1. Pourquoi les DSI devraient s’auto-licencier

« Si mon entreprise voulait me recruter à mon poste actuel, est-ce qu’elle me choisirait ? » : telle est la question que Andy Rowsell-Jones, vice-président de Gartner, suggère à tous les DSI de se poser. On s’en doute, la réponse n’est pas toujours positive. « Il est temps que les DSI aient le courage de se licencier avec leur casquette de DSI opérationnel et de se recruter en « IT business leader » », résume l’analyste.

Comment faire ? La première étape consiste à faire monter en compétences les équipes IT en qui les DSI doivent avoir toute confiance, puis, dans un second temps, à déléguer l’opérationnel. « L’objectif est de libérer du temps et des capacités mentales pour faire autre chose et se concentrer, par exemple, sur l’innovation ou la transformation numérique », précise Graham Waller, consultant chez Gartner.

Cela suppose de cultiver trois compétences clés, résumées par trois C : le courage, la communication et la crédibilité. Le courage correspond à cette volonté de « se licencier soi-même en tant que DSI opérationnel ». La communication va consister à simplifier le discours de la DSI, afin que ce qu’elle réalise soit compréhensible, clarifié, partagé, mis en forme avec des techniques de storytelling, sous de multiples formats.

« Avec trois principes : répéter, répéter, répéter les messages clés », conseille Graham Waller.
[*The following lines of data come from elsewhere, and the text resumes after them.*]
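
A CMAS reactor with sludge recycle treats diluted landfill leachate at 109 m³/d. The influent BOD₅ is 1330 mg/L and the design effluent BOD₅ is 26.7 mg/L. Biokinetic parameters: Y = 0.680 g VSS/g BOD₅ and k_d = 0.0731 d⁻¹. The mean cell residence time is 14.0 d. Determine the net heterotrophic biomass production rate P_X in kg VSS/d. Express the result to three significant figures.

Correct the yield for decay: Y_obs = Y/(1 + k_d θ_c) = 0.680 / (1 + 0.0731 × 14.0) = 0.680 / 2.023 = 0.3361.
Mass of BOD₅ removed per day: Q(S₀ − S) = 109 × 1303 g/m³ = 142.1 kg/d.
Net biomass production P_X = Y_obs × Q·(S₀ − S) = 0.3361 × 142.1 = 47.74 kg VSS/d.

P_X ≈ 47.7 kg VSS/d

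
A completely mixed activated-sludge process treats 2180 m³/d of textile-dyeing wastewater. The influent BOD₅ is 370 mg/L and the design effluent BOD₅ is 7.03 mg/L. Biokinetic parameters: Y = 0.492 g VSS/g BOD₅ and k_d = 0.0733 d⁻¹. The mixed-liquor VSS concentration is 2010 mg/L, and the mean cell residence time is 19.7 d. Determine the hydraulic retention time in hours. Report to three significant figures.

Rearranging the biomass balance for a CMAS with decay, V = Y·Q·ΔS·θ_c / [X·(1+k_d θ_c)] = 0.492 × 2180 × (370 − 7.03) × 19.7 / [2010 × (1 + 0.0733 × 19.7)] = 7.67×10^6 / 4912 = 1561 m³.
HRT = V/Q = 1561 m³ / 2180 m³·d⁻¹ = 0.7161 d × 24 = 17.19 h.

τ ≈ 17.2 h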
Quant à la crédibilité, elle se renforce à la fois par « la production de résultats en terme de création de valeur pour les métiers et les relations étroites avec eux », estime l’analyste.

Andy Rowsell-Jones suggère de privilégier trois stratégies pour créer son nouveau job de CIO. Le premier volet consiste à préempter le numérique, qu’il s’agisse des technologies de rupture, de la cybersécurité et de tout ce qui relie les métiers et le digital. « Le digital est, comme disent les américains, devenu mainstream, et durablement », note Andy Rowsell-Jones.
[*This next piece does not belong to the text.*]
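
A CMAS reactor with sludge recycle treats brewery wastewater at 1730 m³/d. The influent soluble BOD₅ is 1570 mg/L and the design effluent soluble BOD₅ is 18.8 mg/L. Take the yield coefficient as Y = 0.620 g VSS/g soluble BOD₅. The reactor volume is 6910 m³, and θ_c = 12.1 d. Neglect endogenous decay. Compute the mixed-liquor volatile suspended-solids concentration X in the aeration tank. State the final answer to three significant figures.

X = Y·Q·ΔS·θ_c / V = 0.620 × 1730 × (1570 − 18.8) × 12.1 / 6910 = 2913 mg/L.

X ≈ 2910 mg/L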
Selon le CIO Survey 2018 de Gartner, 95 % des DSI anticipent le fait que le numérique va changer leur métier. Il va notamment falloir intégrer le déploiement de technologies, telles que les objets connectés, l’intelligence artificielle, la robotique ou les interfaces conversationnels. Selon Gartner, entre 2015 et 2018, l’usage des objets connectés dans les entreprises aura progressé de 80 %, celui de l’intelligence artificielle de 150 % et celui de l’impression 3D de 70 %. L’analyste conseille de se focaliser sur la cybersécurité, d’expérimenter des innovations numériques et de communiquer davantage sur les sujets et opportunités numériques.
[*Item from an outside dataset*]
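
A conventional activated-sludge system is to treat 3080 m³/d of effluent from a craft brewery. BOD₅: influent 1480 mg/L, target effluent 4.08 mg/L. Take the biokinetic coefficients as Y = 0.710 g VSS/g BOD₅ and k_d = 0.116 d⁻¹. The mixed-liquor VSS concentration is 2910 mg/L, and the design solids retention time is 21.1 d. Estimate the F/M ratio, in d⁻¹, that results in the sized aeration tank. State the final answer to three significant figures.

From the SRT design equation V = Y Q (S₀−S) θ_c / [X (1 + k_d θ_c)] = 0.710 × 3080 × (1480 − 4.08) × 21.1 / [2910 × (1 + 0.116 × 21.1)] = 6.81×10^7 / 10033 = 6788 m³.
Food-to-microorganism ratio F/M = Q S₀ / (V X) = 3080 × 1480 / (6788 × 2910) = 0.2308 d⁻¹.

F/M ≈ 0.231 d⁻¹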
Le second volet concerne la redéfinition du métier de DSI. « 95 % des DSI des entreprises les plus en avance ont déjà repositionné leur fonction », assure Andy Rowsell-Jones, qui suggère, une nouvelle fois, que « les DSI se transforment en directeurs métiers, en privilégiant l’agilité, ce qui influence l’efficacité opérationnelle, les marges ou le chiffre d’affaires ». Selon Gartner, les systèmes d’information ne constituent pas un obstacle à l’accélération de la transformation numérique.

« Les SI ne sont cités que par 2 % des entreprises comme la barrière la plus importante, à comparer à 46 % pour les difficultés à transformer la culture d’entreprise, 23 % pour le manque de ressources et de talents (13 %) », rappelle Gartner, qui suggère aux DSI de se fixer comme objectif, à terme, de consacrer au moins 50 % de leur temps en interactions avec les métiers et de se focaliser sur l’avenir en déléguant au maximum la gestion du présent.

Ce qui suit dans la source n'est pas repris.